Lalu bagaimana dengan pesepeda? Bukankah perilaku mereka yang melanggar lampu merah juga menjadi penyebab kecelakaan itu sendiri terjadi? Sebelum menjawab itu kita perlu paham terlebih dahulu alasan dibalik perilaku tersebut.

Pesepeda tidak sembarangan menerobos lampu merah, mereka baru akan melanggar jika mereka sudah mengamati situasi sekitar dan merasa aman. Jadi sebelum melanggar biasanya mereka akan celingak celinguk ke kiri dulu baru akan menyebrang. 

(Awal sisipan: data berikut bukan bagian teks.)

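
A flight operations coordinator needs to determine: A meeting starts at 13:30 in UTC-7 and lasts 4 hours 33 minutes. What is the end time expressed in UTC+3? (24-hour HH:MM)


Start: 13:30 in UTC-7
Step 1 - add duration:
  minutes: 30 + 33 = 63 (carry 1h)
  hours: 13 + 4 + 1 = 18
  end in UTC-7: 18:03
Step 2 - convert UTC-7 -> UTC+3:
  offset difference: 3 - (-7) = 10 hours
  18 + (10) = 28 -> mod 24 = 4
Result: 04:03 in UTC+3

04:03


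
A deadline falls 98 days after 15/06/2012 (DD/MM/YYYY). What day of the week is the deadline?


Start: 2012-06-15 (Friday)
Step 1 - find target date: add 98 days
  2012-06-15 + 98 days = 2012-09-21
Step 2 - day of week:
  98 mod 7 = 0
  Friday + 0 days -> Friday
Result: Friday (2012-09-21)

Friday


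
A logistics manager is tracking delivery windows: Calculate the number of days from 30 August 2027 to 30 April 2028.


Start date: 2027-08-30
End date: 2028-04-30
Aug 2027: +2 days
Sep 2027: +30 days
Oct 2027: +31 days
... (6 more months)
Total: 244 days

244


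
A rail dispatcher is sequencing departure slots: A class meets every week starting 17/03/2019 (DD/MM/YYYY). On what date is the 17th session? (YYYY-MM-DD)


First occurrence: 2019-03-17 (occurrence 1)
Each occurrence is 7 days after the previous.
Occurrence 17 is 16 weeks after the first.
16 weeks = 112 days
2019-03-17 + 112 days = 2019-07-07

2019-07-07


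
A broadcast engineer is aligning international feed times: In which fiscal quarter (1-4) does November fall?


Month: November (month 11)
Q1: January-March (months 1-3)
Q2: April-June (months 4-6)
Q3: July-September (months 7-9)
Q4: October-December (months 10-12)
Month 11 falls in Q4

4


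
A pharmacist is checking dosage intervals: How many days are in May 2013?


Month: May
Year: 2013
May is a 31-day month
Total: 31 days

31


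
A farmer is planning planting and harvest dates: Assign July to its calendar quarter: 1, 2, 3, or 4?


Month: July (month 7)
Q1: January-March (months 1-3)
Q2: April-June (months 4-6)
Q3: July-September (months 7-9)
Q4: October-December (months 10-12)
Month 7 falls in Q3

3


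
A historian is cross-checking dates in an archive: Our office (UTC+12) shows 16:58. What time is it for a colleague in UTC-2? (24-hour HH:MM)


Local time: 16:58 at UTC+12 (offset 12h)
Target zone: UTC-2 (offset -2h)
Difference: -2 - (12) = -14 hours
Calculation: 16 + (-14) = 2
Result: 02:58

02:58


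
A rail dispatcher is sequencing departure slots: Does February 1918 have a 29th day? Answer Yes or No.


Year: 1918
Divisible by 4? 1918 / 4 = 479.5 -> No
Not divisible by 4, so NOT a leap year

No


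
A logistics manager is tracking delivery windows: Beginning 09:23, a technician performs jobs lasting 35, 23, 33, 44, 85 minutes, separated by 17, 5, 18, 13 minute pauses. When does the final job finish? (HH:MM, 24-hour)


Start: 09:23 = 563 min from midnight
  after task 1 (35 min): 09:58
  after break (17 min): 10:15
  after task 2 (23 min): 10:38
  after break (5 min): 10:43
  after task 3 (33 min): 11:16
  after break (18 min): 11:34
  after task 4 (44 min): 12:18
  after break (13 min): 12:31
  after task 5 (85 min): 13:56
Total elapsed: 273 minutes
End time: 13:56

13:56


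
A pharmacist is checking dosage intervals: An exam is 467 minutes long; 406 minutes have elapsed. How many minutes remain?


Total budget: 467 minutes
Time used: 406 minutes
Remaining: 467 - 406 = 61 minutes
Percent used: 86.9%
Percent remaining: 13.1%

61


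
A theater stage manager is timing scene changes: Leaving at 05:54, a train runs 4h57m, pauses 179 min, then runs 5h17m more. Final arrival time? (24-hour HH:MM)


Depart: 05:54
Leg 1: +297 min -> 10:51
Layover: +179 min -> 13:50
Leg 2: +317 min -> 19:07
Total travel: 793 minutes = 13h 13m
Arrival: 19:07

19:07


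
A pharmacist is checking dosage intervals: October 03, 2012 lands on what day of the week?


Date: 2012-10-03
January 1, 2012 is a Sunday
Day of year: 277
Offset from Jan 1: 276 days
276 mod 7 = 3
Result: Wednesday

Wednesday


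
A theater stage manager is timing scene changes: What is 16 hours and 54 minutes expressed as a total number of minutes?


Hours: 16
Minutes: 54
Convert hours to minutes: 16 x 60 = 960
Add remaining minutes: 960 + 54 = 1014

1014


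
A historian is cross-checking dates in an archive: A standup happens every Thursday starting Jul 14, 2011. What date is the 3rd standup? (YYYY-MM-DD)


First occurrence: 2011-07-14 (occurrence 1)
Each occurrence is 7 days after the previous.
Occurrence 3 is 2 weeks after the first.
2 weeks = 14 days
2011-07-14 + 14 days = 2011-07-28

2011-07-28


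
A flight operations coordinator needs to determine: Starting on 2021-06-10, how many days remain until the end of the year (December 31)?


Start: June 10, 2021
End: December 31, 2021
Days left in June: 20
July: 31
August: 31
September: 30
October: 31
... plus remaining months
Sum of remaining months: 184
Total: 20 + 184 = 204

204


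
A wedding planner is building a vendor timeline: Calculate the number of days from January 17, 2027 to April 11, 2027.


Start date: 2027-01-17
End date: 2027-04-11
Jan 2027: +15 days
Feb 2027: +28 days
Mar 2027: +31 days
Apr 2027: +10 days
Total: 84 days

84


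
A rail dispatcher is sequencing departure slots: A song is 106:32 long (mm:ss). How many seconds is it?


Minutes: 106
Extra seconds: 32
Seconds per minute: 60
Minutes to seconds: 106 x 60 = 6360
Total: 6360 + 32 = 6392

6392


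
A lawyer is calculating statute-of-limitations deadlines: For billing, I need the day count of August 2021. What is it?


Month: August
Year: 2021
August is a 31-day month
Total: 31 days

31


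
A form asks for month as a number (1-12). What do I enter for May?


Calendar month order:
4. April
5. May <--
6. June
May is month number 5

5


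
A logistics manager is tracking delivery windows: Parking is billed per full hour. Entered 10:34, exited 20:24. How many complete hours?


Start: 10:34
End: 20:24
Hour difference: 20 - 10 = 10 hours
Minute difference: 24 - 34 = -10 minutes
Total minutes: 590
Complete hours: 590 / 60 = 9 (remainder 50)

9


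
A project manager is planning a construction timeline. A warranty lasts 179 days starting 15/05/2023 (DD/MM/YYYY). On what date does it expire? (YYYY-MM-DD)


Start: 2023-05-15
Adding 179 days
Days remaining in May: 16
After May: 163 days still to add
June 2023: 30 days, 133 remaining
July 2023: 31 days, 102 remaining
August 2023: 31 days, 71 remaining
September 2023: 30 days, 41 remaining
Result: 2023-11-10

2023-11-10


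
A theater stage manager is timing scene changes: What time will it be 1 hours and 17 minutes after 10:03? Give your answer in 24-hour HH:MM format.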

Alasan lainnya adalah pesepeda merasa tidak aman harus menunggu bersama dengan pengendara bermotor, dan harus tergesa-gesa mengayuh karena klakson kendaraan yang ada di belakangnya. Yang terakhir adalah untuk alasan menghemat energi, sehingga tidak perlu turun dari sepeda dan mengayuh dari nol lagi.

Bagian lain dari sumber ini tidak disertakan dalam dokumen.